Thirty years after Muammer Gaddafi seized power, Libya has returned to international respectability and is being wooed by many Western countries. However the regime is deaf to all criticism and remains repressive. Privately-owned media outlets appeared in 2007 but they were fairly tame.
The country continued its return to the international community in 2007, which began four years earlier with the end of UN sanctions. Libya won a UN Security Council seat in October and took its turn as Council president for January 2008. The end of diplomatic isolation has had many effects on its economy but has barely changed political conditions inside the country.

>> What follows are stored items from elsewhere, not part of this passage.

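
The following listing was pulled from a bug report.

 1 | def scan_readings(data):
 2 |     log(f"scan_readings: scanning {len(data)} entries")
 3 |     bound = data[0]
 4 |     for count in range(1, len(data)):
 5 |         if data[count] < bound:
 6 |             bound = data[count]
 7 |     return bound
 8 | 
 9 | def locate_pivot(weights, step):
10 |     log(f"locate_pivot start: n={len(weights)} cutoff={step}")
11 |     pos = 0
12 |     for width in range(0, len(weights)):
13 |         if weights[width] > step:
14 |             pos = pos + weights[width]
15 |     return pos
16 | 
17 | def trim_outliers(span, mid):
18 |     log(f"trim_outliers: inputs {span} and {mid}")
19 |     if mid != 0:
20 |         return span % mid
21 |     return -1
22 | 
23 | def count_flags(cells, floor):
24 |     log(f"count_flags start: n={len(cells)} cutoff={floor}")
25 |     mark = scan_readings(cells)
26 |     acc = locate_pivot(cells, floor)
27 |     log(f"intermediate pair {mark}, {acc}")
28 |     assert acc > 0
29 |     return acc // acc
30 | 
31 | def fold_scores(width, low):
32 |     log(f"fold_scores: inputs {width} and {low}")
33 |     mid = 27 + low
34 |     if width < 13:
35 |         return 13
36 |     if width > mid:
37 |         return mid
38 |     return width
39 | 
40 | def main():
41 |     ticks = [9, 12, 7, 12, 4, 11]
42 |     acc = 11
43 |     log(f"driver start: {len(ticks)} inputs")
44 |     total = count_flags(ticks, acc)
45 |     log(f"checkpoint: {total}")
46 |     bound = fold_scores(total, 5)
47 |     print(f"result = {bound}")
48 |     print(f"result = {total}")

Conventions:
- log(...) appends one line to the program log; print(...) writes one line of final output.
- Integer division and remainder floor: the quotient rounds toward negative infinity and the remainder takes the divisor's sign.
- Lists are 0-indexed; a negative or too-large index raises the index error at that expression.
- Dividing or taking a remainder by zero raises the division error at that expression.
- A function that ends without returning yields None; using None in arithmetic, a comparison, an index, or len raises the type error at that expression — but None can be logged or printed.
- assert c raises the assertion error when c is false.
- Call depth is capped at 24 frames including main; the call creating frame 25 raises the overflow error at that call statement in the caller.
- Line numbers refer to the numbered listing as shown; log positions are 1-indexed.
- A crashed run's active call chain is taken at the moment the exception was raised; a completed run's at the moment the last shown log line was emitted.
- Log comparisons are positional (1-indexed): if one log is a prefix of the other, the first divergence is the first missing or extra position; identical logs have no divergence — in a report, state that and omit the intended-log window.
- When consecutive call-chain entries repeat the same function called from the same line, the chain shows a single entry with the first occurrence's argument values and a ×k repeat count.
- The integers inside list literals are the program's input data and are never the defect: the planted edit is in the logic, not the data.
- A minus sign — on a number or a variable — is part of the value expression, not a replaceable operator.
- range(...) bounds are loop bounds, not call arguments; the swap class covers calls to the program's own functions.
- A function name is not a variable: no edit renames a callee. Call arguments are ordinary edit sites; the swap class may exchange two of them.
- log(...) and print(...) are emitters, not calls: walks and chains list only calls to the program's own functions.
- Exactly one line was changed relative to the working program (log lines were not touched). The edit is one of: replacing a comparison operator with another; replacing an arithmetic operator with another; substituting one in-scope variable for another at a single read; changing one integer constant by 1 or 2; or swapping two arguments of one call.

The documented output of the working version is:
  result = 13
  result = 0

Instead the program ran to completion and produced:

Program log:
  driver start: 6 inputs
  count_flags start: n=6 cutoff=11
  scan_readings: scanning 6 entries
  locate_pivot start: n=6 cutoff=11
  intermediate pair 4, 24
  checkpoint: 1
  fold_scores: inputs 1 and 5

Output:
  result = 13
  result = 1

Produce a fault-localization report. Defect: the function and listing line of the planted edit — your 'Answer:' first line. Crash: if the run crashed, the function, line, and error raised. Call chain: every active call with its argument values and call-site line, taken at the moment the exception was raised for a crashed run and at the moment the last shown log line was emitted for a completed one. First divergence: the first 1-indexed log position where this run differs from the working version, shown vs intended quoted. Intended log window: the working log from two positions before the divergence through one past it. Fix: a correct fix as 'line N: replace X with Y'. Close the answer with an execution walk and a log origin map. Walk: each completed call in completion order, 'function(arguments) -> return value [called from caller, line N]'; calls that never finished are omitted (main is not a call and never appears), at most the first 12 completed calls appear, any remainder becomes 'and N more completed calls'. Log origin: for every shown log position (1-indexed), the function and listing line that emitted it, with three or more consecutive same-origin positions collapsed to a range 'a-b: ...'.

Answer: the defect is in count_flags at line 29.
Key fact: The log first diverges at position 6: the faulty run prints 'checkpoint: 1' where the working version prints 'checkpoint: 0'.
Call chain: main -> fold_scores(1, 5) (called at line 46).
First divergence: position 6; shown 'checkpoint: 1' vs intended 'checkpoint: 0'.
Intended log window:
  4: locate_pivot start: n=6 cutoff=11
  5: intermediate pair 4, 24
  6: checkpoint: 0
  7: fold_scores: inputs 0 and 5
Execution walk:
  scan_readings([9, 12, 7, 12, 4, 11]) -> 4  [called from count_flags, line 25]
  locate_pivot([9, 12, 7, 12, 4, 11], 11) -> 24  [called from count_flags, line 26]
  count_flags([9, 12, 7, 12, 4, 11], 11) -> 1  [called from main, line 44]
  fold_scores(1, 5) -> 13  [called from main, line 46]
Origin of each log line:
  1 — main, line 43
  2 — count_flags, line 24
  3 — scan_readings, line 2
  4 — locate_pivot, line 10
  5 — count_flags, line 27
  6 — main, line 45
  7 — fold_scores, line 32
A correct fix: line 29: replace `acc // acc` with `mark // acc`.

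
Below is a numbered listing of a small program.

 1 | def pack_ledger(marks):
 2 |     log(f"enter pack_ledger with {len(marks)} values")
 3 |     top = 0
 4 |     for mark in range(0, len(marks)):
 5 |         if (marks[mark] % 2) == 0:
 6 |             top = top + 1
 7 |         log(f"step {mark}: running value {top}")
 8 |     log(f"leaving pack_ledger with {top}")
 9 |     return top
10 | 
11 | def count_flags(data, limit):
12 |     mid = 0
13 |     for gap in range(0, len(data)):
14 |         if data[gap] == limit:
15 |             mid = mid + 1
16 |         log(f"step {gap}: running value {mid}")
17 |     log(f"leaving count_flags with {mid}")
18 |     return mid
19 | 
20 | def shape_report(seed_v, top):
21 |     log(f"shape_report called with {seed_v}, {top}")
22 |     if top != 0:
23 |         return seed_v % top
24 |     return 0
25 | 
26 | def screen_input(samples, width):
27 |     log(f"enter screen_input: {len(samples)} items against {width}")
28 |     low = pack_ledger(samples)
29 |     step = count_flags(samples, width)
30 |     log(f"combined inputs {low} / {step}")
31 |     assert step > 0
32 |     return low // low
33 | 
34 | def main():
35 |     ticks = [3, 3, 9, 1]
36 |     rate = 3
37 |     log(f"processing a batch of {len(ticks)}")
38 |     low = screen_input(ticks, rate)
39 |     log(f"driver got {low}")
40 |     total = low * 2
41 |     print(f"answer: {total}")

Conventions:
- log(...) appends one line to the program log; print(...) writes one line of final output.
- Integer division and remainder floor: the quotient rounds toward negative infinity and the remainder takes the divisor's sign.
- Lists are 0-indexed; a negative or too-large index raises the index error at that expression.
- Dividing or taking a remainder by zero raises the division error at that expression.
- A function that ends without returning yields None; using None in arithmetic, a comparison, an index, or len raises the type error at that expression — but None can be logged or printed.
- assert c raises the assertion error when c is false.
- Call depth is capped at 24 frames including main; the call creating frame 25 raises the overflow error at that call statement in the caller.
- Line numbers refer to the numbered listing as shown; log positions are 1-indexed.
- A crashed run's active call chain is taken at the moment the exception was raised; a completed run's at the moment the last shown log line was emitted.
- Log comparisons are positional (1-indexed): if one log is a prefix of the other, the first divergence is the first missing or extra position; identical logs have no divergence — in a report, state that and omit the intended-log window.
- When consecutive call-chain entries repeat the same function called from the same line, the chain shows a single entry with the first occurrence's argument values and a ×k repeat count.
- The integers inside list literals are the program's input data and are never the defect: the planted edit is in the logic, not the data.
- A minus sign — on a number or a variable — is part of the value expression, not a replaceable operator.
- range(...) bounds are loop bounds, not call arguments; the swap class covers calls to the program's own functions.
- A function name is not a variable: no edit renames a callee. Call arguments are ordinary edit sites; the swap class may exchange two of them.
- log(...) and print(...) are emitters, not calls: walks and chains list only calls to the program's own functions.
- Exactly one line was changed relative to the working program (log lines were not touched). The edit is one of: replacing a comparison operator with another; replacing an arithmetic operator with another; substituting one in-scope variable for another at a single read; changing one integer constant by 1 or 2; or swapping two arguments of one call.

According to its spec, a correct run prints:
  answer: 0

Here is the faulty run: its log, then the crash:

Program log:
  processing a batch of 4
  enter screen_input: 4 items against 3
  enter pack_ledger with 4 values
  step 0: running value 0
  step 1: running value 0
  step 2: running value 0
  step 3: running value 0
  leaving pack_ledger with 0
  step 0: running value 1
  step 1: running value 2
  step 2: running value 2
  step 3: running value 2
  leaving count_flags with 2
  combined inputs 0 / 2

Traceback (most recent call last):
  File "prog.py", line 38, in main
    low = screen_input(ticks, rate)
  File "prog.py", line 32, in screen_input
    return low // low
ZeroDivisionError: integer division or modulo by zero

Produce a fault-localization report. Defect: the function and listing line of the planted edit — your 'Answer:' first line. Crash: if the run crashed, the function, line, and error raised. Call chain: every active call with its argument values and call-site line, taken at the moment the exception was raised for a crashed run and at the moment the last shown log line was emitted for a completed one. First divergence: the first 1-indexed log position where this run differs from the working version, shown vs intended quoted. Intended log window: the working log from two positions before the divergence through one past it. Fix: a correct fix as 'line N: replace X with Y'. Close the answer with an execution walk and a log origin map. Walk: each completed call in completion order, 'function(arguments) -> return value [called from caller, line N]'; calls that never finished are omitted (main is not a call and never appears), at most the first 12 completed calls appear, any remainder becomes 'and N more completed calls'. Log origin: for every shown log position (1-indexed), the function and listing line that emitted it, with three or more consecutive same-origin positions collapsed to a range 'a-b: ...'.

Answer: the defect is in screen_input at line 32.
Key observation: After 14 matching log lines the faulty run goes silent, while the working version continues with 'driver got 0'.
Crash: screen_input, line 32, ZeroDivisionError.
Call chain: main -> screen_input([3, 3, 9, 1], 3) (called at line 38).
First divergence: position 15 — the faulty run's log ends after 14 lines; the working version continues with 'driver got 0'.
Intended log window:
  13: leaving count_flags with 2
  14: combined inputs 0 / 2
  15: driver got 0
Execution walk:
  pack_ledger([3, 3, 9, 1]) -> 0  [called from screen_input, line 28]
  count_flags([3, 3, 9, 1], 3) -> 2  [called from screen_input, line 29]
Origin of each log line:
  1 — main, line 37
  2 — screen_input, line 27
  3 — pack_ledger, line 2
  4-7 — pack_ledger, line 7
  8 — pack_ledger, line 8
  9-12 — count_flags, line 16
  13 — count_flags, line 17
  14 — screen_input, line 30
A correct fix: line 32: replace `low // low` with `low // step`.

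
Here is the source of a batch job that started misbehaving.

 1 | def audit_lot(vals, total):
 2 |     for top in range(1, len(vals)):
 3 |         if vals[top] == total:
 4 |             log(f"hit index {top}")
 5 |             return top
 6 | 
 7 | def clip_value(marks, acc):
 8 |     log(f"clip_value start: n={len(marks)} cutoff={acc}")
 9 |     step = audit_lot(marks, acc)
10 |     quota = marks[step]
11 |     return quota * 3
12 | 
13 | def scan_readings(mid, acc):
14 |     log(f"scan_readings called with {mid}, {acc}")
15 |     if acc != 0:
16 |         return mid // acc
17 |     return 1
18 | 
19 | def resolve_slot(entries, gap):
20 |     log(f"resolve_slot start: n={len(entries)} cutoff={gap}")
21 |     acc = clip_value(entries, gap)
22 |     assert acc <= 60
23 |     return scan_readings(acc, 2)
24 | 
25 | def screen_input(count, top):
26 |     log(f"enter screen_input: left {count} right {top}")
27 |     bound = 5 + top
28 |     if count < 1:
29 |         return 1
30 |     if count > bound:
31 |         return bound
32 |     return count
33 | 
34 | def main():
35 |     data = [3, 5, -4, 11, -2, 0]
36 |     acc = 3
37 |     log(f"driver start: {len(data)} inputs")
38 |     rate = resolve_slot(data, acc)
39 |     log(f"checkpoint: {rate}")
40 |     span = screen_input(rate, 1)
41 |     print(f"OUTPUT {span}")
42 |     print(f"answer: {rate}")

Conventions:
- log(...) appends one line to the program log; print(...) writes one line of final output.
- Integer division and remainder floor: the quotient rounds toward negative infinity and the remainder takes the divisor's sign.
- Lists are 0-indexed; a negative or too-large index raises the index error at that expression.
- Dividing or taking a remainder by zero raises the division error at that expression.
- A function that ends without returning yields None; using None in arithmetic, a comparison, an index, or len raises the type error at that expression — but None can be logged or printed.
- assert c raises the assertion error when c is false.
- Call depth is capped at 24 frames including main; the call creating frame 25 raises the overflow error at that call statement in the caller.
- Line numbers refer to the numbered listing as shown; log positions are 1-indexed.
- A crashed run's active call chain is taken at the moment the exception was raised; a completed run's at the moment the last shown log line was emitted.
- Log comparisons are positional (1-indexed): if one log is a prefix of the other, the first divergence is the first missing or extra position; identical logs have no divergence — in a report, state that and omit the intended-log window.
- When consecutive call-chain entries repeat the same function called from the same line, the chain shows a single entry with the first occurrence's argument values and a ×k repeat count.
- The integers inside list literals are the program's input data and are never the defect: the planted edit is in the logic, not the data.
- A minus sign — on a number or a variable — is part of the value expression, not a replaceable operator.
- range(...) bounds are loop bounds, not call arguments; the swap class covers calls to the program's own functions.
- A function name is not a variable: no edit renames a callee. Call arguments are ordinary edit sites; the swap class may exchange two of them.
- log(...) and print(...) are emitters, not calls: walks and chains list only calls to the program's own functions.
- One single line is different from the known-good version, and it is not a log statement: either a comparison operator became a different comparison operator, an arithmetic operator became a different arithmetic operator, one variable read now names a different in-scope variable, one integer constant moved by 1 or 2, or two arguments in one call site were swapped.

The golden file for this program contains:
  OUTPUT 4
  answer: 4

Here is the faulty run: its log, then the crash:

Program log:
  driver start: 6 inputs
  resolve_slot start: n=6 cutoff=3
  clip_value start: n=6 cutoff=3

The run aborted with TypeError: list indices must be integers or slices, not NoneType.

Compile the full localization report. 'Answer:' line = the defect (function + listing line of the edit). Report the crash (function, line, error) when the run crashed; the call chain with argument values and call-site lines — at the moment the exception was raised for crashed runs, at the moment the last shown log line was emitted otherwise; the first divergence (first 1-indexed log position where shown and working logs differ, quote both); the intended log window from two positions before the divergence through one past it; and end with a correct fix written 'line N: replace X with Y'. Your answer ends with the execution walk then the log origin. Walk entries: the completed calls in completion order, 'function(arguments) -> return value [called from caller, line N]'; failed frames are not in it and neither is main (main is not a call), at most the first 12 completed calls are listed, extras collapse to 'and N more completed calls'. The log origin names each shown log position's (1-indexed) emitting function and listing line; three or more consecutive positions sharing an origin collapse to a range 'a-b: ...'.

Answer: the defect is in audit_lot at line 2.
The tell: The log ends early — 3 lines, where the working version next logs 'hit index 0'.
Crash: clip_value, line 10, TypeError.
Call chain: main -> resolve_slot([3, 5, -4, 11, -2, 0], 3) (called at line 38) -> clip_value([3, 5, -4, 11, -2, 0], 3) (called at line 21).
First divergence: position 4 — after 3 matching lines the faulty run goes silent; intended next line 'hit index 0'.
Intended log window:
  2: resolve_slot start: n=6 cutoff=3
  3: clip_value start: n=6 cutoff=3
  4: hit index 0
  5: scan_readings called with 9, 2
Execution walk:
  audit_lot([3, 5, -4, 11, -2, 0], 3) -> None  [called from clip_value, line 9]
Origin of each log line:
  1: from main, line 37
  2: from resolve_slot, line 20
  3: from clip_value, line 8
A correct fix: line 2: replace `1` with `0`.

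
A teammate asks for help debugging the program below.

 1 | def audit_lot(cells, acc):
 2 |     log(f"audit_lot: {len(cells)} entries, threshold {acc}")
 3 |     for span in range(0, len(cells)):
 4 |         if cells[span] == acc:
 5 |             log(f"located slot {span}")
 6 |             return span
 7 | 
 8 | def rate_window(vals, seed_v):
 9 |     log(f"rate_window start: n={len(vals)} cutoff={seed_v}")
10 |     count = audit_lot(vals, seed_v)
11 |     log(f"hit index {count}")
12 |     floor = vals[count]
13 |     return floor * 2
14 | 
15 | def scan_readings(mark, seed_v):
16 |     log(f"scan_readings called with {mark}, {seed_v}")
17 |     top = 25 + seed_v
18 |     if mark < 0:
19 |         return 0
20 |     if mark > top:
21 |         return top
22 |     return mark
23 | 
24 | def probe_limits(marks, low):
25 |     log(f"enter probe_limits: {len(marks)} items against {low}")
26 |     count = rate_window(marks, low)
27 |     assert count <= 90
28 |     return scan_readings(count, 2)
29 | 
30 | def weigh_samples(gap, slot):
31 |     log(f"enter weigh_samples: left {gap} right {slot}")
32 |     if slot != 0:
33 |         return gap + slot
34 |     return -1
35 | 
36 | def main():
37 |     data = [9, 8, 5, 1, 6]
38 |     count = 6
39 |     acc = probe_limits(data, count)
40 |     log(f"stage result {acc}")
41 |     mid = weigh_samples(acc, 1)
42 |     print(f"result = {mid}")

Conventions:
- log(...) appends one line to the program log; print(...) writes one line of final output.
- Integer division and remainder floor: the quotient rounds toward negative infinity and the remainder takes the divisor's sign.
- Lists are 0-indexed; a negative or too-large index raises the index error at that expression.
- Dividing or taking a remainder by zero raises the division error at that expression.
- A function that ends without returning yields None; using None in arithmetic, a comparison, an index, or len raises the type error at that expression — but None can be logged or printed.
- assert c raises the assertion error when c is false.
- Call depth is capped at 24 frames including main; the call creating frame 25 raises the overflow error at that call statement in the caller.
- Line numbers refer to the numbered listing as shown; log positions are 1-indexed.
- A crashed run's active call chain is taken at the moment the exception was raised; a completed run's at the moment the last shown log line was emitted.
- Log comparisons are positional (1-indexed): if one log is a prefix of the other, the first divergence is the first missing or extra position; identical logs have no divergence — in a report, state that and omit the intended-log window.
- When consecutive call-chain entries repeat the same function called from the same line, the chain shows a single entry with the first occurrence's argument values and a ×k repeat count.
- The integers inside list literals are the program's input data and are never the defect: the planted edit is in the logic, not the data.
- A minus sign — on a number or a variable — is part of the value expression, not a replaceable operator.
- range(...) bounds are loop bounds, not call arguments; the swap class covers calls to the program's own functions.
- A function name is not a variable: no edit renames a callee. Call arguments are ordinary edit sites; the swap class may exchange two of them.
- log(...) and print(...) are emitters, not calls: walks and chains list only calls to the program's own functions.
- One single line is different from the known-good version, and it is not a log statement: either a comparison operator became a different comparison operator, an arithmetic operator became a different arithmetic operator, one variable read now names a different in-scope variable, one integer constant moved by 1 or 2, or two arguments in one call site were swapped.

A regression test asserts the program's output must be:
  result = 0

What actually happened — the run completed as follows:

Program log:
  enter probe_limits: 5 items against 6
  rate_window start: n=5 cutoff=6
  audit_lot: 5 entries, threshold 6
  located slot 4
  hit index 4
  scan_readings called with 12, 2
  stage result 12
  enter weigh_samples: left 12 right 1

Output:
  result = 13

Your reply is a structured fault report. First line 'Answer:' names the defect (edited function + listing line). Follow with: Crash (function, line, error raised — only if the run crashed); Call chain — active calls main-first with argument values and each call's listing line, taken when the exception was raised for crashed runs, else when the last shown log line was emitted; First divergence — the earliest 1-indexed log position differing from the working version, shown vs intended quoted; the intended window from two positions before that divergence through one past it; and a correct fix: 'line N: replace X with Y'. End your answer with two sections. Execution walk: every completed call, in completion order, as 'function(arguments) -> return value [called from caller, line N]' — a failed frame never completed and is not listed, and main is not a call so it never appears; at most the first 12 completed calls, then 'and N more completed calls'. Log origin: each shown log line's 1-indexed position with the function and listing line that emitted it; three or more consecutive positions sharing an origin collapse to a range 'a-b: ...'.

Answer: the defect is in weigh_samples at line 33.
The tell: The two runs log identically and part ways only at the printed values.
Call chain: main -> weigh_samples(12, 1) (called at line 41).
First divergence: none (the log streams are identical).
Execution walk:
  audit_lot([9, 8, 5, 1, 6], 6) -> 4  [called from rate_window, line 10]
  rate_window([9, 8, 5, 1, 6], 6) -> 12  [called from probe_limits, line 26]
  scan_readings(12, 2) -> 12  [called from probe_limits, line 28]
  probe_limits([9, 8, 5, 1, 6], 6) -> 12  [called from main, line 39]
  weigh_samples(12, 1) -> 13  [called from main, line 41]
Log line origins:
  1: emitted by probe_limits (line 25)
  2: emitted by rate_window (line 9)
  3: emitted by audit_lot (line 2)
  4: emitted by audit_lot (line 5)
  5: emitted by rate_window (line 11)
  6: emitted by scan_readings (line 16)
  7: emitted by main (line 40)
  8: emitted by weigh_samples (line 31)
A correct fix: line 33: replace `+` with `%`.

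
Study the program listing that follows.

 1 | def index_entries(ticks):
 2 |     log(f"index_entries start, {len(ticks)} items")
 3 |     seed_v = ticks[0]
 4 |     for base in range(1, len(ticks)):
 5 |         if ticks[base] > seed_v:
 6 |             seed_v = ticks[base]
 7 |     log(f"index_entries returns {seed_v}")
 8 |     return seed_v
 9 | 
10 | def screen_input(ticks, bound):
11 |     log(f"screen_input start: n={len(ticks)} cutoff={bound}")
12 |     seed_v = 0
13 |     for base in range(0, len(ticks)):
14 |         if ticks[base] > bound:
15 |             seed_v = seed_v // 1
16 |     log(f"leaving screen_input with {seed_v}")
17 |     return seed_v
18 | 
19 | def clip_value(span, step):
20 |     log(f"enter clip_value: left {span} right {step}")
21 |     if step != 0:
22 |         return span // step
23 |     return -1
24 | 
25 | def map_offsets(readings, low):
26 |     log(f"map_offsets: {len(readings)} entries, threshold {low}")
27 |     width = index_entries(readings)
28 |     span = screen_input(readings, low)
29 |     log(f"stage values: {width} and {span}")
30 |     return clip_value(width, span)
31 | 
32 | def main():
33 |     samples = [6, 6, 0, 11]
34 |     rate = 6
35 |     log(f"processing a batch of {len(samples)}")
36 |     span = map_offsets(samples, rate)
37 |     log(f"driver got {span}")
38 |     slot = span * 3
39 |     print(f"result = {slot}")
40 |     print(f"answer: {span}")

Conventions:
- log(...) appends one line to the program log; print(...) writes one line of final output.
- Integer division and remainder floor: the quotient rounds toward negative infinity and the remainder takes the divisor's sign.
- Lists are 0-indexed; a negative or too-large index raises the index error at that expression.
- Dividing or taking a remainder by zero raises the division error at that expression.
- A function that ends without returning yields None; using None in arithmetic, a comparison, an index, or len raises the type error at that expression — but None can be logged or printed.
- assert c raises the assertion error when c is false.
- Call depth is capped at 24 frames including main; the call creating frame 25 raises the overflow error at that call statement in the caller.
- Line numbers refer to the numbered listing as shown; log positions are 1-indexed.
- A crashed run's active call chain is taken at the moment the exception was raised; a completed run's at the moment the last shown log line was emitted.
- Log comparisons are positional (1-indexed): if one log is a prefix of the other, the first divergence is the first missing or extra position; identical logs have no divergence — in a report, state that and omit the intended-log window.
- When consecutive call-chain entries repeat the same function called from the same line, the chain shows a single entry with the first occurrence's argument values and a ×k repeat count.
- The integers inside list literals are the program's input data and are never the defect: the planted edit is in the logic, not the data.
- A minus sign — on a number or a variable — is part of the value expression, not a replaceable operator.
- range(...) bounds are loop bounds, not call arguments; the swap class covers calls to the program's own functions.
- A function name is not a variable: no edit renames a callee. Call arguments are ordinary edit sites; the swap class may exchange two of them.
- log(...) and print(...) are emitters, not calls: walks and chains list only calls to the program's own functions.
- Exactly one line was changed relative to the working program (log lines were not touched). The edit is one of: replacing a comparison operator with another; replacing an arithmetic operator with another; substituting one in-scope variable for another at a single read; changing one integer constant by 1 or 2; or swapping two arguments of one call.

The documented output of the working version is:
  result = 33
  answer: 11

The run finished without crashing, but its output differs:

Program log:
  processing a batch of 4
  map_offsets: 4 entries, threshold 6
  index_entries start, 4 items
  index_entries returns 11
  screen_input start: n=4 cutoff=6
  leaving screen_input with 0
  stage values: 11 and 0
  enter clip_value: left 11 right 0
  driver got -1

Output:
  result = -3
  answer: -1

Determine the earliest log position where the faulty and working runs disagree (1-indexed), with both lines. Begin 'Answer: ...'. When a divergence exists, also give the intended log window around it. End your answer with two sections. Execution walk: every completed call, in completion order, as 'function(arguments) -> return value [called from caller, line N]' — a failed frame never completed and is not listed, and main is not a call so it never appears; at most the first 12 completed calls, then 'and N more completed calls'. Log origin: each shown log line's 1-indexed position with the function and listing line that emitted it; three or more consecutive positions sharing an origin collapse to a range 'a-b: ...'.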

Non-government media were allowed to operate in 2007 for the first time since Col. Muammer Gaddafi came to power but they stayed under the control of his inner circle. The new dailies Oea and Cyrene and the satellite TV station Al-Libiya are owned by the firm Al-Ghad, controlled by Gaddafi’s son Seif al-Islam, but they brought a breath of fresh air into the Libyan media. Most of their journalists also work for official media outlets and Oea and Cyrene are printed on the government’s presses along with the information ministry’s newspapers. However, the new papers did criticise government ministers, including prime minister Baghdadi Mahmudi. Gaddafi, the “Guide,” remains untouchable and criticising him and the revolution he launched 30 years ago is not allowed.
Two forgotten journalists
The family of journalist Daif Ghazal, shot dead in 2005, said in July 2007 that a Tripoli court had sentenced three unnamed men to death in the case. The authorities gave no details of the trial or the killers’ motives. Ghazal, 32, vanished on 21 May 2005 and his mutilated body was found 10 days later in a suburb of Benghazi. He had written articles on a London-based website strongly criticising the Revolutionary Committees Movement, which are the backbone of the regime and which he once belonged to.
The Gaddafi Foundation for Development, after a 2006 visit by a Reporters Without Borders fact-finding mission, promised to investigate the case of journalist Abdullah Ali al-Sanussi al-Darrat, who has not been seen since he was imprisoned without charge or trial in 1973. Reporters Without Borders still has no word of him.